Penetapan itu diumumkan dalam press release yang digelar Sabtu pagi (21/2/2026) di lobi Mako Polres Tual, didampingi Wakapolres Tual Kompol Roni Ferdy Manawan, Danyon C Pelopor Kompol Rudy Mandaka, Kabag Ops La Ode Arif Jaya, dan Kasat Reskrim IPTU Aji Prakoso Trisaputra.
“Dari hasil gelar perkara semalam, terlapor kami naikkan statusnya menjadi tersangka karena unsur pidananya sudah terpenuhi,” tegas Kapolres.
Kronologi Kejadian
Peristiwa bermula Kamis (19/2/2026) malam. Regu patroli Satbrimob Kompi 1 Batalyon C Pelopor yang dipimpin Aipda Let Rahawarin melakukan patroli rutin sejak pukul 22.00 WIT hingga 06.00 WIT di wilayah Kabupaten Maluku Tenggara dan Kota Tual menggunakan kendaraan taktis (rantis).
Sekitar pukul 06.00 WIT, saat hendak kembali ke Mako Brimob, dua warga melapor adanya dugaan pemukulan di Fiditan Atas. Regu patroli langsung bergerak menuju lokasi.
Setibanya di kawasan tersebut, anggota mendapati sekelompok warga berkumpul. Saat petugas turun dari kendaraan, warga membubarkan diri.
Menurut keterangan polisi, tersangka berdiri di median jalan menghadap arah Ngadi sambil memegang helm taktikal. Beberapa menit kemudian, dua sepeda motor melaju dari arah Ngadi dengan kecepatan tinggi.
Tersangka mengayunkan tangan kanan yang memegang helm sebagai isyarat. Satu sepeda motor melintas, namun motor kedua yang dikendarai korban mengenai helm tersebut hingga mengenai pelipis kanan korban.
Korban terjatuh dan terseret di aspal dalam posisi tertelungkup dan mengalami pendarahan hebat. Sepeda motor korban yang masih melaju kemudian menabrak sepeda motor lain di depannya hingga menimbulkan benturan lanjutan.
Korban sempat dievakuasi menggunakan mobil patroli Brimob ke RSUD Karel Sadsuitubun, Langgur. Namun nyawanya tidak tertolong.

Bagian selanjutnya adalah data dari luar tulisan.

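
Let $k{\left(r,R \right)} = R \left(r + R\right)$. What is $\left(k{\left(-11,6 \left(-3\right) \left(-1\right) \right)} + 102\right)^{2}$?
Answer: $51984$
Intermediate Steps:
$k{\left(r,R \right)} = R \left(R + r\right)$
$\left(k{\left(-11,6 \left(-3\right) \left(-1\right) \right)} + 102\right)^{2} = \left(6 \left(-3\right) \left(-1\right) \left(6 \left(-3\right) \left(-1\right) - 11\right) + 102\right)^{2} = \left(\left(-18\right) \left(-1\right) \left(\left(-18\right) \left(-1\right) - 11\right) + 102\right)^{2} = \left(18 \left(18 - 11\right) + 102\right)^{2} = \left(18 \cdot 7 + 102\right)^{2} = \left(126 + 102\right)^{2} = 228^{2} = 51984$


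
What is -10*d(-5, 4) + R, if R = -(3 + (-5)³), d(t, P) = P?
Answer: 82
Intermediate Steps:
R = 122 (R = -(3 - 125) = -1*(-122) = 122)
-10*d(-5, 4) + R = -10*4 + 122 = -40 + 122 = 82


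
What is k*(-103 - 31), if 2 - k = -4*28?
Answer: -15276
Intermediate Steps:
k = 114 (k = 2 - (-4)*28 = 2 - 1*(-112) = 2 + 112 = 114)
k*(-103 - 31) = 114*(-103 - 31) = 114*(-134) = -15276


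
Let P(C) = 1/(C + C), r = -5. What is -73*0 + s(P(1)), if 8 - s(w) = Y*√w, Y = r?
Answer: 8 + 5*√2/2 ≈ 11.536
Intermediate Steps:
Y = -5
P(C) = 1/(2*C)
s(w) = 8 + 5*√w (s(w) = 8 - (-5)*√w = 8 + 5*√w)
-73*0 + s(P(1)) = -73*0 + (8 + 5*√((½)/1)) = 0 + (8 + 5*√((½)*1)) = 0 + (8 + 5*√(½)) = 0 + (8 + 5*(√2/2)) = 0 + (8 + 5*√2/2) = 8 + 5*√2/2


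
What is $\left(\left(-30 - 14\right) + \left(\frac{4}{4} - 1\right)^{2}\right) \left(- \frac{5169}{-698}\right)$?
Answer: $- \frac{113718}{349} \approx -325.84$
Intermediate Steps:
$\left(\left(-30 - 14\right) + \left(\frac{4}{4} - 1\right)^{2}\right) \left(- \frac{5169}{-698}\right) = \left(-44 + \left(4 \cdot \frac{1}{4} - 1\right)^{2}\right) \left(\left(-5169\right) \left(- \frac{1}{698}\right)\right) = \left(-44 + \left(1 - 1\right)^{2}\right) \frac{5169}{698} = \left(-44 + 0^{2}\right) \frac{5169}{698} = \left(-44 + 0\right) \frac{5169}{698} = \left(-44\right) \frac{5169}{698} = - \frac{113718}{349}$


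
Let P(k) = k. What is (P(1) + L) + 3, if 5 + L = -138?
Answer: -139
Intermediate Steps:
L = -143 (L = -5 - 138 = -143)
(P(1) + L) + 3 = (1 - 143) + 3 = -142 + 3 = -139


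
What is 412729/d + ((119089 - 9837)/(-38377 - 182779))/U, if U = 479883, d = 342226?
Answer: 842355396380045/698463553440174 ≈ 1.2060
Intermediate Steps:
412729/d + ((119089 - 9837)/(-38377 - 182779))/U = 412729/342226 + ((119089 - 9837)/(-38377 - 182779))/479883 = 412729*(1/342226) + (109252/(-221156))*(1/479883) = 412729/342226 + (109252*(-1/221156))*(1/479883) = 412729/342226 - 2101/4253*1/479883 = 412729/342226 - 2101/2040942399 = 842355396380045/698463553440174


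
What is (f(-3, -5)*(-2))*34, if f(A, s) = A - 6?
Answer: 612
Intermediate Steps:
f(A, s) = -6 + A
(f(-3, -5)*(-2))*34 = ((-6 - 3)*(-2))*34 = -9*(-2)*34 = 18*34 = 612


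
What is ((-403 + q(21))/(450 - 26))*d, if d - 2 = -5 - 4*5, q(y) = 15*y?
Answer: 253/53 ≈ 4.7736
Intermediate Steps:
d = -23 (d = 2 + (-5 - 4*5) = 2 + (-5 - 20) = 2 - 25 = -23)
((-403 + q(21))/(450 - 26))*d = ((-403 + 15*21)/(450 - 26))*(-23) = ((-403 + 315)/424)*(-23) = -88*1/424*(-23) = -11/53*(-23) = 253/53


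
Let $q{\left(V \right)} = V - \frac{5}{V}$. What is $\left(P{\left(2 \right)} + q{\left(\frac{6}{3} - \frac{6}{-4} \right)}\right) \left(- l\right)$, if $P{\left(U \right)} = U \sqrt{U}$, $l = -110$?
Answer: $\frac{1595}{7} + 220 \sqrt{2} \approx 538.98$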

Dijerat UU Perlindungan Anak
Kapolres menegaskan, tersangka dijerat Pasal 76C juncto Pasal 80 ayat (3) Undang-Undang Perlindungan Anak karena korban masih di bawah umur, dengan ancaman hukuman maksimal 15 tahun penjara.
Selain itu, penyidik juga menerapkan Pasal 466 KUHP tentang penganiayaan yang menyebabkan kematian dengan ancaman maksimal tujuh tahun penjara.
“Karena korban anak di bawah umur dan meninggal dunia, maka kami kenakan pasal yang paling berat,” ujar Kapolres.
Sebanyak 14 saksi telah diperiksa, terdiri dari saksi korban, warga di lokasi, serta anggota Brimob yang berada di tempat kejadian. Status perkara kini telah naik dari penyelidikan ke penyidikan.
Surat Pemberitahuan Perkembangan Hasil Penyidikan (SP2HP) telah diserahkan kepada keluarga korban. Sementara Surat Pemberitahuan Dimulainya Penyidikan (SPDP) akan segera dilimpahkan ke kejaksaan.
Proses Pidana dan Kode Etik Berjalan Bersamaan
Selain proses pidana, tersangka juga akan menjalani proses kode etik di Propam Polda Maluku.
Kapolres menjelaskan, penanganan kode etik memang menjadi kewenangan Bid Propam Polda Maluku, sedangkan proses pidana tetap ditangani Polres Tual.
“Kode etik tetap berjalan di Polda. Tapi pidananya tetap di sini. Kami akan monitor dan sampaikan perkembangannya ke keluarga,” tegasnya.
Polisi memastikan kedua proses tersebut akan berjalan paralel hingga tuntas.